Mostly suicidal, sometimes accidental; infrequently encountered now due to in-availability of barbiturates. However, the principles of treatment apply to any CNS depressant poisoning.


ACUTE BARBITURATE POISONING

 

Mostly suicidal, sometimes accidental; infrequently encountered now due to in-availability of barbiturates. However, the principles of treatment apply to any CNS depressant poisoning.

 

Manifestations are due to excessive CNS depression—patient is flabby and comatose with shallow and failing respiration, fall in BP and cardiovascular collapse, renal shut down, pulmonary complications, bullous eruptions.

 

Lethal dose depends on lipid solubility.
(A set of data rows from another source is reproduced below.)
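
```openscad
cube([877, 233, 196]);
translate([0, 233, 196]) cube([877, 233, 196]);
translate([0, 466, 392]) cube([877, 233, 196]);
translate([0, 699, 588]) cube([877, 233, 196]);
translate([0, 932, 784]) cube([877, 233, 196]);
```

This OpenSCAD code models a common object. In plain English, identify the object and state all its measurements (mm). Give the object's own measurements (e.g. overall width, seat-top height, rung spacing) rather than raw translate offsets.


A straight staircase of 5 solid steps. Each step is 877 mm wide (x), 233 mm deep (y, the going) and 196 mm tall (the rise). The first step rests on the floor; each subsequent step sits one going further in +y and one rise higher in +z, directly behind and above the previous step with no overlap.


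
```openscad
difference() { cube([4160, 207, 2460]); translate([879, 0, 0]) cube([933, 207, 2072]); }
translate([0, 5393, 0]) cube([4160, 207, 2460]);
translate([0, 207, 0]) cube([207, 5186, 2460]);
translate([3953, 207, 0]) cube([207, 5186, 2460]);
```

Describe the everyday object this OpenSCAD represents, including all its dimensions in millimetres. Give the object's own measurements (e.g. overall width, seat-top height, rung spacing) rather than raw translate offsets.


A single room: four walls, each 2460 mm tall and 207 mm thick, enclosing an outside footprint 4160×5600 mm (x × y), no floor or roof. The front and back walls (−y and +y sides) run the full x-width; the side walls fit between their inner faces. A door opening 933 mm wide and 2072 mm tall is cut through the front wall from the floor up, its −x edge 879 mm from the wall's −x end.


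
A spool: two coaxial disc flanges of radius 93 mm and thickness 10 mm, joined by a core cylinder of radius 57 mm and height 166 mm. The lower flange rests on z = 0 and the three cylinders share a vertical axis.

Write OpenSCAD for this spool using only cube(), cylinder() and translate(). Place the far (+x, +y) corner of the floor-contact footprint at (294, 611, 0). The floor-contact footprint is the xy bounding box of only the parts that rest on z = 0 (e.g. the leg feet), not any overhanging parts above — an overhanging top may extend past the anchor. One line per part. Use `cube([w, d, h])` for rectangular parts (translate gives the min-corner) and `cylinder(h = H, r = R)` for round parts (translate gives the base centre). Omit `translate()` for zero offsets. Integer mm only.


translate([201, 518, 0]) cylinder(h = 10, r = 93);
translate([201, 518, 10]) cylinder(h = 166, r = 57);
translate([201, 518, 176]) cylinder(h = 10, r = 93);


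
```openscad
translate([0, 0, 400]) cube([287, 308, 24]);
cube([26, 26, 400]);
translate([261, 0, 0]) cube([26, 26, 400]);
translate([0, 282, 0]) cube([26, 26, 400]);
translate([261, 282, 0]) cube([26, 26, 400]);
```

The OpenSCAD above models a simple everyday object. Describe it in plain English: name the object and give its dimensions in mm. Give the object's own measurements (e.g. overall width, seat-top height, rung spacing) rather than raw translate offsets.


A four-legged stool. The seat is a 287×308×24 mm slab whose top surface is at z = 424 mm; four square legs, each 26×26 mm in cross-section, run from the floor (z = 0) to the underside of the seat, each flush with a corner of the seat.


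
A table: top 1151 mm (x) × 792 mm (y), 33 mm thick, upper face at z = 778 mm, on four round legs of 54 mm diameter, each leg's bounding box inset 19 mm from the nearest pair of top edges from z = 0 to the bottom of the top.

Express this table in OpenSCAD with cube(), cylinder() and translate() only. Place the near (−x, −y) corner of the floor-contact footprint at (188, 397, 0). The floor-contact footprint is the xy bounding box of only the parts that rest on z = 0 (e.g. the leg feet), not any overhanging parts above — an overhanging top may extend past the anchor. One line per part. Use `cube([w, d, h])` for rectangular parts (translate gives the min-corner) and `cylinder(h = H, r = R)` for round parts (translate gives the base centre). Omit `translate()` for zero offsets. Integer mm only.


translate([169, 378, 745]) cube([1151, 792, 33]);
translate([215, 424, 0]) cylinder(h = 745, r = 27);
translate([1274, 424, 0]) cylinder(h = 745, r = 27);
translate([215, 1124, 0]) cylinder(h = 745, r = 27);
translate([1274, 1124, 0]) cylinder(h = 745, r = 27);


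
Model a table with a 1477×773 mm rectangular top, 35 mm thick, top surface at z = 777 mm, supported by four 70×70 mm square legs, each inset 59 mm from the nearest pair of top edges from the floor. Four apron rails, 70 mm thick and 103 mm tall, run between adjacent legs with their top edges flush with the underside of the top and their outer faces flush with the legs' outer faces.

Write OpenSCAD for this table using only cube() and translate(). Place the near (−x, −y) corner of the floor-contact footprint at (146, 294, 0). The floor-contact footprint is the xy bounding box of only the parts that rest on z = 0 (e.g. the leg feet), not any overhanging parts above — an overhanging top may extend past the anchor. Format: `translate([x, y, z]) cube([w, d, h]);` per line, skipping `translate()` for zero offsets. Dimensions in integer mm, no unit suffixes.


translate([87, 235, 742]) cube([1477, 773, 35]);
translate([146, 294, 0]) cube([70, 70, 742]);
translate([1435, 294, 0]) cube([70, 70, 742]);
translate([146, 879, 0]) cube([70, 70, 742]);
translate([1435, 879, 0]) cube([70, 70, 742]);
translate([216, 294, 639]) cube([1219, 70, 103]);
translate([216, 879, 639]) cube([1219, 70, 103]);
translate([146, 364, 639]) cube([70, 515, 103]);
translate([1435, 364, 639]) cube([70, 515, 103]);


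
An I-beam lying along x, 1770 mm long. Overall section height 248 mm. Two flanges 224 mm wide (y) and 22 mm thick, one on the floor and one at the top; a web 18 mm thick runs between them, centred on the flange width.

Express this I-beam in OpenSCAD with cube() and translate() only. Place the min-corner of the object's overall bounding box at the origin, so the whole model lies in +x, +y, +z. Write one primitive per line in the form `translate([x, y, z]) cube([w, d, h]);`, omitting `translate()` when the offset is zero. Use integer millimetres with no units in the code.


cube([1770, 224, 22]);
translate([0, 103, 22]) cube([1770, 18, 204]);
translate([0, 0, 226]) cube([1770, 224, 22]);


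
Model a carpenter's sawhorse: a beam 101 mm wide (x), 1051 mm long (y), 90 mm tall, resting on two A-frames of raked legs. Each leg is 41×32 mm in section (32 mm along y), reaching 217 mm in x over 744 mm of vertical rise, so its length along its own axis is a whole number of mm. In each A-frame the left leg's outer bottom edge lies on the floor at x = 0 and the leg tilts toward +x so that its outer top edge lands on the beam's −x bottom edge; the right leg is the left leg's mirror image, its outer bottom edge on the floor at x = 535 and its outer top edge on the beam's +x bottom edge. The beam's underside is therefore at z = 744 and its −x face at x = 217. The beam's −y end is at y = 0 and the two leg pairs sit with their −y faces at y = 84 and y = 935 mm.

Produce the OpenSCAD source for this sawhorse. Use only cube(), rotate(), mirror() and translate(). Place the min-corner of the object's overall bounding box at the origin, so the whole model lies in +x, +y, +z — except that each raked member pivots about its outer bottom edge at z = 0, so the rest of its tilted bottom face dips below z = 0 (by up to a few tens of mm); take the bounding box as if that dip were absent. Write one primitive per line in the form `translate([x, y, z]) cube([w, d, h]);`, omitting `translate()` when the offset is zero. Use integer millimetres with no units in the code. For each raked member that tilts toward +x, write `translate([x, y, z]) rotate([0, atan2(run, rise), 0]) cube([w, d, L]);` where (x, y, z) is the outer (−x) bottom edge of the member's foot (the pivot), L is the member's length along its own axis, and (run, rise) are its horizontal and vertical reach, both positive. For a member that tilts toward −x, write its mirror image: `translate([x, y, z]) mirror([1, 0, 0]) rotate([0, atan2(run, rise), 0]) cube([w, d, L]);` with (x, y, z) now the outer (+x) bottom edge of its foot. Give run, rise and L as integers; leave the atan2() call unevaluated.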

It is 2–3 g for the more lipid-soluble agents (short-acting barbiturates) and 5–10 g for less lipid-soluble phenobarbitone.

 

Treatment

 

1. Gastric lavage; leave a suspension of activated charcoal in the stomach to prevent absorption of the drug from intestines.

 

2. Supportive measures: such as, patent airway, assisted respiration, oxygen, maintenance of blood volume by fluid infusion and use of vasopressors— dopamine may be preferred for its renal vasodilating action.

 

3. Alkaline diuresis: with sodium bicarbonate 1 meq/ kg i.v. with or without mannitol is helpful only in the case of longacting barbiturates which are eliminated primarily by renal excretion.

 

4. Haemodialysis and Haemoperfusion (through a column of activated charcoal or other adsorbants) is highly effective in removing longacting as well as shortacting barbiturates.

 

There is no specific antidote for barbiturates. In the past, analeptics like metrazol, bemegride, etc. have been used in an attempt to awaken the patient. This is dangerous, may precipitate convulsions while the patient is still comatose—mortality is increased. The emphasis now is on keeping the patient alive till the poison has been eliminated.